The niche presumably held a statue of the patron of the church, St Mary.
The doorway dates from C14 and the door itself may be medieval in origin.
The tower is embattled and in three stages with diagonal buttresses to the west.
There is an octagonal stair turret to the south-east corner.
The roof of the tower has a tiled pyramidal roof crowned by a lead covered shaft.
The belfry lights are two-light openings with that to the east retaining its original cinquefoil cusping, the others have been restored.
The west window is of three restored cinquefoil lights under a Tudor arch.
The north side mirrors that of the south although the north doorway has been blocked in relatively recent times with incongruous brickwork although the archway dates from C14.

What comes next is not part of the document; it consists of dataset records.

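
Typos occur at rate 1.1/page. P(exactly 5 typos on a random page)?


Poisson(λ=1.1): P(X=5) = e^(-λ)×λ^k/k!
= e^(-1.1) × 1.1^5 / 5!
≈ 0.3328710837 × 1.61051 / 120 ≈ 0.004467

P(X=5) ≈ 0.004467 ≈ 0.45%


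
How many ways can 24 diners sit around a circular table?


Circular arrangements of 24 distinct objects: fix one position to break rotational symmetry.
(n-1)! = 23! = 25852016738884976640000

25852016738884976640000


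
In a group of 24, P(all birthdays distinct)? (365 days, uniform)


P(all different) = Π(365-i)/365 for i=0..23
= (365/365)×(364/365)×...×(342/365)
= 0.461656

P ≈ 0.4617 ≈ 46.17%


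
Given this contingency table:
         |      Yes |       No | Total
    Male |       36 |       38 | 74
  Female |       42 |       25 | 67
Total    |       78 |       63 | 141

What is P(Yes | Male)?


P(Yes | Male) = 36/(36+38) = 36/74 = 18/37

P(Yes|Male) = 18/37 ≈ 48.65%


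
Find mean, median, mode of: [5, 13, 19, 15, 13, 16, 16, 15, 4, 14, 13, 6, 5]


Sorted: [4, 5, 5, 6, 13, 13, 13, 14, 15, 15, 16, 16, 19]
Mean = 154/13
Median = 13
Freq: {5: 2, 13: 3, 19: 1, 15: 2, 16: 2, 4: 1, 14: 1, 6: 1}
Mode: [13]

Mean=154/13, Median=13, Mode=13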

The two north side windows are similar to each other and that on the south side of the chancel consisting of two-light windows under elongated cinquefoiled tracery with a quatrefoil design in the head.
The western window on the north side has a fragment of medieval glass in the quatrefoil depicting Christ.
The east window is of three lights under cinquefoiled tracery below a depressed two centred arch.
There is no stained glass in this window.
In the south wall of the nave is a piscina dating from C14 which implies there was an altar near this point in earlier times.
The pulpit dates from C17 and has a tester or sounding board above.
The C15 screen has three trefoiled arches to each side with an ogee headed opening over the middle.
In the chancel there are two sedilia under the south window with a piscina to the side.
The height of the piscina from the ground implies that the floor of the sanctuary has been raised since it was originally installed (or priests were shorter in times past!).
On the north side of the chancel is a monument to Benjamin Pigott who died in 1606 and his three wives, Mary, Anne and Bridget.
The inscriptions and brasses on the monument describe and portray the Pigott family – a total of five sons and nine daughters.
The small organ now resides under the tower and the octagonal font is sited centrally in the nave to the west of the entrance.